Spectre, la nouvelle exposition du Botanique, à voir jusqu’au 7 août
Dans la salle d’exposition principale du Botanique, errent les spectres de la modernité. Des lumières tamisées étirent une ambiance crépusculaire sur Spectre, une exposition curatée par Lola Meotti et Gregory Thirion, à voir au Botanique.
Prenant appui sur des objets du quotidien, ainsi que sur des matériaux usuels tels que le bois, le métal, la pierre, le béton et la brique, l’exposition met en scène le travail de 7 artistes-sculpteurs contemporains. Comme expliqué dans la vidéo d’introduction qui précède l’exposition, le terme spectre renvoie ici à la perception, au « spectre de lecture », plus qu’aux fantômes, bien que le champ à l’émanation fantomatique des œuvres reste ouvert.
Le ton est donné dès l’entrée, où s’avance devant nous l’installation Espaces de pratiques autres, de Jonathan De Winter. Réalisée à partir de matériaux pauvres, la sculpture semble renverser le rapport hiérarchique entre architecture et sculpture : comme l’explique la curatrice Lola Meotti « on se demande presque si finalement ce n’est pas la sculpture qui tient le bâtiment ou le bâtiment qui tient la sculpture ».
Une installation kafkaïenne, Shouting Booths, signée Charlotte Lavandier, immerge le regardeur dans les dédales administratives d’un bureau de vote, où jaillit, à mesure qu’on essaie de s’en dégager, l’angoisse claustrophobique caractéristique de notre précarité institutionnelle. Une déambulation dans le sentier des urnes, où l’horizon n’est que cul de sac : un pèlerinage dans un monde vidé d’absolu.
Les photographies de Benoit Jacquemin, issues de sa série Palimpseste, où le grain de la mémoire bruit en d’inquiétants renvois métaphysiques, tirées d’un travail sur la ruine, à partir de la ville de Palerme. Le palimpseste – littéralement : « gratté de nouveau » -, renvoyant aux parchemins utilisés dont on effaçait le contenu pour le réutiliser autrement. Du De Chirico au temps de l’effondrement, une invitation à reconstruire le futur dans les ruines du présent.
On retrouve également les œuvres de Lucie Lanzini qui composent un paysage décalé d’objets sculptés, basés sur des fragments d’éléments décoratifs sortis de leur contexte et qui, dès lors, interrogent notre perception de la réalité. Ainsi que Lionel Pennings, un sculpteur qui explore l’esthétique muséographique et les fictions archéologiques au moyen d’empreintes, de pièges ou encore d’imitations d’outils.

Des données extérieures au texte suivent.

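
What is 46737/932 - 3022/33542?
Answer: 782417975/15630572 ≈ 50.057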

Les architectures d’Amélie Scotta viennent quant à elles interroger directement notre habitat et l’urbanisme qui en résulte. Ses œuvres confrontent la monumentalité des bâtiments et les détails de leur construction comme un rappel de la masse humaine des villes pesant sur chacun de ses habitants.
Pour finir, le sublime travail d’Alexandra Leyre Mein, issu de La Debacle II ainsi que de Regard. Sur un socle, une chimère semble chercher à sortir d’elle-même. Une concaténation de boyaux, d’organes accolés, en décomposition. À l’étage, un visage post-lévinassien, dénué de l’appel de l’altérité, cher au philosophe, entouré par des monstres, où des viscères s’entortillent autour d’un noyau en lambeau. C’est vers un au-delà de la visagéité qu’ouvre la sculptrice, par ses assemblages de chair qui redéfinissent les limites opaques de l’anthropomorphisme. La matière n’a jamais été aussi liquide et le mouvement aussi déliquescent, dépassant la représentation baroque d’un jaillissement pour atteindre celui, dans l’esprit contemporain, de la décomposition.
Une exposition présentée au Botanique, du 16 juin 2022 au 7 août 2022.